Wednesday, June 25, 2008

Barefoot Bloggers: Sandwich de Parmesan Chicken with Lemon Vinaigrette Salad

Twice each month, the Barefoot Bloggers select and make a recipe by Ina Garten, the Barefoot Contessa, and post our results on our blogs, and then discuss it on the group blog. This group is a welcome option for those of us who don't necessarily turn out the prettiest cakes, brave and daring confections, or bakery wonders. Sometimes a challenge is terrific with just simple, good food, with a stick of butter.

Challenge Two for June 2008 was a Parmesan chicken recipe, selected by Megan of My Baking Adventures. At first I had a less than gung ho reaction because I pictured breaded chicken in tomato sauce and cheese. But no, Ina's recipe is lighter and livelier (unusual for her!) and, as soon as I read it, I thought would make a wonderful little sandwich.

My contribution to the challenge is Sandwich de Parmesan Poulet avec Citron Vinaigrette Salade. I don't speak a lick of French, so that's a total affectation.

Away we go!

First, we're going to bread the chicken. I wanted thin, tender strips, so I just used two chicken tenders, and flattened them a bit more. I set up a small plate of flour, bread crumbs seasoned with Penzey's and fresh Parmesan, and a beaten egg. Dip the chicken in flour, then egg, and finally bread crumbs and Parmesan. In the pic below, I've already got my salad greens chopped and dressed, with a bit of extra lemon vinaigrette on the side.

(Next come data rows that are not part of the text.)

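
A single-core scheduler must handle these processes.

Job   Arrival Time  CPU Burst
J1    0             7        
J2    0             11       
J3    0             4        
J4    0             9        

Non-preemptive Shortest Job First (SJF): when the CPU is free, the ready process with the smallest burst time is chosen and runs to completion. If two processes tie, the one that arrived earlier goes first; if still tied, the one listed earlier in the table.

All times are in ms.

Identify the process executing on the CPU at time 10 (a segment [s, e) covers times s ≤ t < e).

J1

Timeline: | J3 0-4 | J1 4-11 | J4 11-20 | J2 20-31 |
Completion: J1=11  J2=31  J3=4  J4=20
Turnaround (C−A): J1=11  J2=31  J3=4  J4=20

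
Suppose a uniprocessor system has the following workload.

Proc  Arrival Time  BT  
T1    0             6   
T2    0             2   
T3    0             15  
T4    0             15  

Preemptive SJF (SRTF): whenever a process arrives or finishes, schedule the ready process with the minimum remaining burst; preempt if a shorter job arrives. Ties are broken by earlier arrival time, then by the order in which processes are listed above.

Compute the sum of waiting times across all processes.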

Add the breaded chicken tenders to a pan with a pat of butter and a splash olive oil. Pan fry on each side until golden brown. These cooked very quickly due to the thinness. First one side ...

... then the other. Hey, these are looking pretty good! I'm pleased with myself.

I had a toasted rosemary baguette ready, and I'd already made the lemon vinaigrette and chopped salad greens. I lightly dressed the greens, put them on the toasted roll, added a chicken Parmesan tender, and then sprinkled the chicken liberally with more vinaigrette. I put the remainder of a small portion in an egg cup.

Voila! A sandwich of Parmesan chicken with lemon dressed salad greens. It was QUITE good and I'm pleased I made it. I changed the original recipe by presenting it as a sandwich instead of an entree, however, the biggest adaptation I made was with the lemon vinaigrette. It's quite a simple recipe really, just olive oil, lemon juice, salt and pepper. When I read it, I thought "well you know, I *just* made Preserved Meyer Lemons (May 2008 issue of Gourmet magazine), which are loaded with salt and olive oil, so I thought why not use some of my newly preserved lemon? The ingredients are spot on.

I poured a splash of olive oil in a small blender cup, added 1/8 of a preserved lemon slice (half of a lemon quarter), the juice of half a lemon, lots of ground pepper, and a tiny smidgen of garlic aoili to emulsify it. No added salt because the preserved lemon was salty. I blended it up and it was just excellent. That salty preserved lemon contrasted nicely with the rich oil and tart lemon juice, and barely any was needed. I'll use that again for sure. Mmm, on fish!

Verdict: Simple and delicious
Skill: Not much of any, really
Repeat: Definitely


  1. Your lemon vinaigrette sounds amazing! I will have to try this as a sandwich next time...sounds super tasty!

  2. it looks and sounds delicious! great idea to turn it into a sandwich!

  3. I didn't even think sandwich--great job! Love the preserved lemons too--you took it to all whole new level AND gave it a fancy name! Got to take a look at your site--great pictures and I love the name!

  4. Love the verdict. You know, I think I want your sandwich NOW. It looks so very good.

  5. wow, sounds great!! the sandwich idea is fantastic, and that vinaigrette really sounds amazing. nice job!

  6. What a fancy sandwich! :)
    Where did you find Meyer lemons? I cant seem to ever find any.

  7. Hi! I'm lucky enough that my sister's next door neighbor, in Marin County, has a tree full of them. She just gave me a big bag of them and they were going soft quickly (I think past their prime) and preserving them seemed the way to go. I thought they were a cool weather thing, but perhaps Marin County's weather is cool enough to get them this late in the year. VERY occasionally, I see a package of four at Trader Joe's, but I think not recently -- probably past their picking season.